Type converter for Polars UNLOAD operations.

This converter is designed for use with UNLOAD queries that write results directly to Parquet files in S3. Since UNLOAD operations bypass the normal conversion process and write data in native Parquet format, this converter has minimal functionality.

Note

Used automatically when PolarsCursor is configured with unload=True. UNLOAD results are read directly as Polars DataFrames from Parquet files.

__init__() None[source]
convert(type_: str, value: str | None, type_hint: str | None = None) Any | None[source]

Polars Utilities

pyathena.polars.util.to_column_info(schema: pl.Schema) tuple[dict[str, Any], ...][source]

Convert a Polars schema to Athena column information.

Iterates through all fields in the schema and converts each field’s type information to an Athena-compatible column metadata dictionary.

Parameters:

schema – A Polars Schema object containing field definitions.

Returns:

  • Name: The column name

  • Type: The Athena SQL type name

  • Precision: Numeric precision (0 for non-numeric types)

  • Scale: Numeric scale (0 for non-numeric types)

  • Nullable: Always “NULLABLE” for Polars types

Return type:

A tuple of dictionaries, each containing column metadata with keys

pyathena.polars.util.get_athena_type(dtype: Any) tuple[str, int, int][source]

Map a Polars data type to an Athena SQL type.

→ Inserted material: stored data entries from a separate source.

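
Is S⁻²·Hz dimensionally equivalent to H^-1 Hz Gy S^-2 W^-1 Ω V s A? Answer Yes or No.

Left side:
  S = 1/Ω (conductance is reciprocal resistance),
      = kg⁻¹·m⁻²·s³·A².
  So S⁻² = kg²·m⁴·s⁻⁶·A⁻⁴.
  Hz = 1/s = s⁻¹ (frequency is cycles per second).
  Combining: S⁻²·Hz = (kg²·m⁴·s⁻⁶·A⁻⁴) · s⁻¹ = kg²·m⁴·s⁻⁷·A⁻⁴.
Right side:
  H = Wb/A (inductance = flux per current),
      = kg·m²·s⁻²·A⁻².
  So H⁻¹ = kg⁻¹·m⁻²·s²·A².
  Hz = 1/s = s⁻¹ (frequency is cycles per second).
  Gy = J/kg (absorbed dose = energy per mass),
      = m²·s⁻².
  S = 1/Ω (conductance is reciprocal resistance),
      = kg⁻¹·m⁻²·s³·A².
  So S⁻² = kg²·m⁴·s⁻⁶·A⁻⁴.
  W = J/s (power = energy per time),
      = kg·m²·s⁻³.
  So W⁻¹ = kg⁻¹·m⁻²·s³.
  Ω = V/A (resistance = voltage per current),
      = kg·m²·s⁻³·A⁻².
  V = W/A (potential = power per current),
      = kg·m²·s⁻³·A⁻¹.
  Combining: H⁻¹·Hz·Gy·S⁻²·W⁻¹·Ω·V·s·A = (kg⁻¹·m⁻²·s²·A²) · s⁻¹ · (m²·s⁻²) · (kg²·m⁴·s⁻⁶·A⁻⁴) · (kg⁻¹·m⁻²·s³) · (kg·m²·s⁻³·A⁻²) · (kg·m²·s⁻³·A⁻¹) · s · A = kg²·m⁶·s⁻⁹·A⁻⁴.
Left is kg²·m⁴·s⁻⁷·A⁻⁴; right is kg²·m⁶·s⁻⁹·A⁻⁴ — different.

No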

Converts Polars type identifiers to corresponding Athena SQL type names with appropriate precision and scale values. Handles all common Polars types including numeric, string, binary, temporal, and complex types.

Parameters:

dtype – A Polars DataType object to convert.

Returns:

  • type_name: The Athena SQL type (e.g., “varchar”, “bigint”, “timestamp”)

  • precision: The numeric precision or max length

  • scale: The numeric scale (decimal places)

Return type:

A tuple of (type_name, precision, scale) where

Note

Unknown types default to “string” with maximum varchar length. Decimal types preserve their original precision and scale.